Fedora Developers Discuss Raising Base Requirement To AVX2 CPU Support

Written by Michael Larabel in Fedora on 23 July 2019 at 12:00 AM EDT. 176 Comments
FEDORA
An early change being talked about for Fedora 32, due out in the spring of next year, is raising the x86_64 CPU requirements for running Fedora Linux. When initially hearing of this plan, the goal is even more ambitious than I was initially thinking: AVX2.

A feature proposal for Fedora 32 would raise the x86_64 base-line for their compiler builds to needing AVX2. Advanced Vector Extensions 2 is Intel Haswell and newer or AMD Ryzen and newer. This came as quite a surprise even to myself that Fedora is planning to jump straight from their existing AMD K8 baseline to now AVX2-supportive CPUs.

Of course, their plan to deprecate all these pre-AVX2 CPUs is being done in the name of better performance and also potential power savings with optimizing their x86_64 CPUs for these newer CPUs.


Fedora 32 and above could end up requiring Intel Haswell CPUs or newer, those supporting AVX2.

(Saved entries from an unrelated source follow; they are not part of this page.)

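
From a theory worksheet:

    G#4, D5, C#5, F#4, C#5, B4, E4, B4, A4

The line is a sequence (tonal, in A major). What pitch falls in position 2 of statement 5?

G#4

With 3-note cells, note 2 of each statement runs D5, C#5, B4.
Extending down a 2nd: A4 → G#4.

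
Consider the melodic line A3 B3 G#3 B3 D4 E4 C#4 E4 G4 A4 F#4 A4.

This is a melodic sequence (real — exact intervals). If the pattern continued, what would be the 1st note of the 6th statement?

Grouping in 4s, the 1st note of each cell is A3, D4, G4.
Each moves up a 4th. Continuing: C5 → F5 → Bb5.

Bb5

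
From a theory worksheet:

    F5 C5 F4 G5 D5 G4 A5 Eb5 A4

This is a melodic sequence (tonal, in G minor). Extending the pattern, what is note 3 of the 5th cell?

C5

The unit is 3 notes. Position-3 pitches of the 3 shown cells: F4, G4, A4.
Carrying that up a 2nd forward: Bb4 → C5.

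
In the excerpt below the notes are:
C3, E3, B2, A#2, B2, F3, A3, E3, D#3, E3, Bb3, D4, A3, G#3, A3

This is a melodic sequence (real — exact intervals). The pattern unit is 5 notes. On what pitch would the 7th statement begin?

With a 5-note motive the entries are C3, F3, Bb3, each up a 4th from the previous.
Extending the heads up a 4th: Eb4 → Ab4 → Db5 → Gb5.

Gb5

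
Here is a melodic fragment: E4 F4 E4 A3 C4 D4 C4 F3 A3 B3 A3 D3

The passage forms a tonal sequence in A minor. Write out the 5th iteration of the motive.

D3 E3 D3 G2

The 4-note cells begin on E4, C4, A3 — each down a 3rd from the last.
Carrying on: F3 → D3.
Statement 5 starts on D3 and keeps the same diatonic contour: D3 E3 D3 G2.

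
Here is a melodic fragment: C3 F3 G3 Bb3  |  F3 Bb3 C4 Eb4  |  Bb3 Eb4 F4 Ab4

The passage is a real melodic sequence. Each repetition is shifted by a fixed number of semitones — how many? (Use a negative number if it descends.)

5

Taking 4-note groups, the heads are C3, F3, Bb3: the pattern moves up a 4th.
C3→F3 is 53 − 48 = 5 semitones.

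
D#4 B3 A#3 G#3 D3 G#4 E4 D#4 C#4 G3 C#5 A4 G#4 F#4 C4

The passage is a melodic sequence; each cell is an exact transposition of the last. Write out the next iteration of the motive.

F#5 D5 C#5 B4 F4

Unit = 5 notes; the statements start on D#4, G#4, C#5, moving up a 4th each time.
From F#5 the exact shape gives F#5 D5 C#5 B4 F4.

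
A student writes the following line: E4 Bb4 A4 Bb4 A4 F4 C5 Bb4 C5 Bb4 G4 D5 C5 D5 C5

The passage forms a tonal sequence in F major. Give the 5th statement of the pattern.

Unit = 5 notes; the statements start on E4, F4, G4, moving up a 2nd each time.
Carrying on: A4 → Bb4.
Statement 5 starts on Bb4 and keeps the same diatonic contour: Bb4 F5 E5 F5 E5.

Bb4 F5 E5 F5 E5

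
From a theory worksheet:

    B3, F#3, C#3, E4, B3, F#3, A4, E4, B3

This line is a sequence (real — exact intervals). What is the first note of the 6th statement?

C6

Unit = 3 notes; the statements start on B3, E4, A4, moving up a 4th each time.
Extending the heads up a 4th: D5 → G5 → C6.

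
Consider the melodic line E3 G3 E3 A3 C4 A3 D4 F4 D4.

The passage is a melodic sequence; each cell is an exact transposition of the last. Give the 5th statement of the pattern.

The 3-note cells begin on E3, A3, D4 — each up a 4th from the last.
Continuing the starts: G4 → C5.
Statement 5 starts on C5 and keeps the same exact contour: C5 Eb5 C5.

C5 Eb5 C5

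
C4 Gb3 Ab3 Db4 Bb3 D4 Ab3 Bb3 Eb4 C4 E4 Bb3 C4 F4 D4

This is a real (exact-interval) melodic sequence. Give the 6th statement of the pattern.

Unit = 5 notes; the statements start on C4, D4, E4, moving up a 2nd each time.
Continuing the starts: F#4 → G#4 → A#4.
So cell 6 is A#4 E4 F#4 B4 G#4.

A#4 E4 F#4 B4 G#4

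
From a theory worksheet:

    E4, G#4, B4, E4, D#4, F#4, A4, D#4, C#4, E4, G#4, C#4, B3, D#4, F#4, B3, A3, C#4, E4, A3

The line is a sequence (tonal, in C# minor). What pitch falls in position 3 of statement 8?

B3

Grouping in 4s, the 3rd note of each cell is B4, A4, G#4, F#4, E4.
Each moves down a 2nd. Continuing: D#4 → C#4 → B3.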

Beyond enabling their builds for AVX2 by default, as part of this proposal they are also looking at requiring CMPXCHG16B and FMA extensions.

Already on their mailing list in response to this proposal is a lot of arguments against jumping to an AVX2 requirement. While I personally would love to see this happen due to the performance gains when the entire Fedora package collection can be optimized for AVX2, I would be quite surprised if the Fedora Engineering and Steering Committee ends up approving this change for Fedora 32. Perhaps though they can stave it off for Fedora 33 to give pre-AVX2 CPU owners more notice to upgrade. We'll see.